Tuesday evening’s Diva(s) at the Met event—hosted by the Wine Diva herself, Ms. Deanna Van Mulligan and held, appropriately at Diva at the Met as part of the Vancouver Playhouse International Wine Festival—saw six women from wine regions around the globe sharing their own stories about how they came to their vocations and, more importantly, how they came to wine.

The Wine Diva, Deanna Van Mulligan

The Wine Diva, Deanna Van Mulligan

The Wine Diva, Deanna Van Mulligan

Oh, yes, we had seven wines and seven

nibblies (though only one was vegetarian…)

The Wine Diva, Deanna Van Mulligan

Kate MacMurray says, “My father’s greatest

gift to me is a love of the land.”

Each woman gave us a little piece of herself, taking us on a journey from when she first “came to wine” to a tasting of the wine she has come to represent—be it as winery owner, as marketing manager or through family ties—from swirl to swish to gurgle and finish. It was a beautiful concept for a wine tasting.

A highlight of the evening was hearing the stories of Kate MacMurray, the daughter of the famous silver screen actor Fred MacMurray (a beloved actor of mine), who told of her father’s commitment to the land.

Quoting that Gone With the Wind line, “This love of the land, there’s no gettin’ away from it if you’re Irish,” MacMurray told the story of how her (Irish) father came to buy his own ranch at the age of 32 on the Sonoma Coast. He kept it a diversified farm, eventually bringing Scottish black Angus cattle back from a trip to the “old country” and introducing the breed to California. When he died in 1991, he had three wishes for the land: that it stay in the family, that it stay in the agricultural trust and that the fence line remain contiguous. Five years later, the MacMurray family would join in partnership with the Gallo family of wine fame and go on to produce some incredible Pinot Noirs.
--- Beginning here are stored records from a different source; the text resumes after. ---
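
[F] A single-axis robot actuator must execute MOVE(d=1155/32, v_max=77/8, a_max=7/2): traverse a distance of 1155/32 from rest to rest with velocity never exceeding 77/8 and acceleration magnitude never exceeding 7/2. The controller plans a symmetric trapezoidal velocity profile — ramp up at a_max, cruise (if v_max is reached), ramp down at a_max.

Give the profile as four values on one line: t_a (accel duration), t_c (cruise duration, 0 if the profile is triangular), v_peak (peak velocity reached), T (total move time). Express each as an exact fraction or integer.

vₘ²/aₘ = (77/8)²/(7/2) = 847/32
1155/32 ≥ 847/32 → trapezoidal
t_a = (77/8)/(7/2) = 11/4; v_peak = 77/8
d_cruise = 1155/32 − 847/32 = 77/8; t_c = (77/8)/(77/8) = 1
T = 2·11/4 + 1 = 13/2

t_a=11/4 t_c=1 v_peak=77/8 T=13/2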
And indeed the Pinot Noir she shared with us—a rich, pulpy, strawberry-inflected sipping wine—tasted of a land worth getting to know. The Maritime weather of the Sonoma Coast, with its inclement weather systems, flinty air and cold nights, make for a thick grape skin, which gives the grapes a voluptuous berry quality and a velvet complexity not always found in a Pinot.

“He always believed that land defines character,” said MacMurray. And she wasn’t just speaking about grapes.

We here in BC’s Lower Mainland, just like the food we grow, are coloured and shaped by the land that supports us, with soil that is arguably some of the most fertile in the whole world. Conspiring together with the soil, the climate, the wind and, yes, rain, we are as much a part of this landscape as it a part of us.

Living in Vancouver, with the heavy influence of the sea, of those stalwart mountains and the lush, ever-giving earth beneath our feet, we are blessed with the richness of variety and the luxury of beauty. So who does that make us? What is the character we draw from such influences?